TROISIÈME SECTION
DÉCISION
SUR LA RECEVABILITÉ
de la requête no 65681/01 présentée par Joaquim MOREIRA BARBOSA contre le Portugal
La Cour européenne des Droits de l'Homme (troisième section), siégeant le 29 avril 2004 en une chambre composée de :
MM. G. Ress, président, I. Cabral Barreto, L. Caflisch, R. Türmen,
B. Zupančič, K. Traja, Mme A. Gyulumyan, juges
et de M. V. Berger, greffier de section,
Vu la requête susmentionnée introduite le 21 janvier 2001,
Vu les observations soumises par le gouvernement défendeur et celles présentées en réponse par le requérant,
Après en avoir délibéré, rend la décision suivante :
EN FAIT
Le requérant, M. Joaquim Moreira Barbosa, est un ressortissant portugais, né en 1942 et résidant à Maia (Portugal). Il est représenté devant la Cour par Me J.J.F. Alves, avocat à Matosinhos.
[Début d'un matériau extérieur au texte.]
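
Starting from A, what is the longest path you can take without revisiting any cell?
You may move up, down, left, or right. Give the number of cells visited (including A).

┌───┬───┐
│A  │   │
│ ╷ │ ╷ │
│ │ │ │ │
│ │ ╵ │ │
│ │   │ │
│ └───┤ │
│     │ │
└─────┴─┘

Finding longest simple path using DFS:
Start: (0, 0)
Longest path visits 11 cells
Path: A → right → down → down → right → up → up → right → down → down → down

Solution:

┌───┬───┐
│A ↓│↱ ↓│
│ ╷ │ ╷ │
│ │↓│↑│↓│
│ │ ╵ │ │
│ │↳ ↑│↓│
│ └───┤ │
│     │B│
└─────┴─┘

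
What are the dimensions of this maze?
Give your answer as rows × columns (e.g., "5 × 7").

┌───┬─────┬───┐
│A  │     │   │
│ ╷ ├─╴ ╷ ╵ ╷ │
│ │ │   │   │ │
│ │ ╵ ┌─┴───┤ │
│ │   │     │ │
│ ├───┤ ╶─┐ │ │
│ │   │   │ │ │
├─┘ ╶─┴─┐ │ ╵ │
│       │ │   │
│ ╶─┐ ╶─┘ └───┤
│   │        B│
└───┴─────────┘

Counting the maze dimensions:
Rows (vertical): 6
Columns (horizontal): 7
Dimensions: 6 × 7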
Les faits de la cause, tels qu'ils ont été exposés par les parties, peuvent se résumer comme suit.
Le 2 janvier 1996, le requérant déposa devant le parquet de Matosinhos une plainte pénale contre F.P.S., l'accusant du chef d'émission d'un chèque sans provision.
Le 9 février 1996, l'accusé fut entendu par le ministère public. Le 6 mars 1996, le procureur chargé de l'affaire présenta ses réquisitions.
Le 11 avril 1996, le requérant déposa une demande en dommages et intérêts.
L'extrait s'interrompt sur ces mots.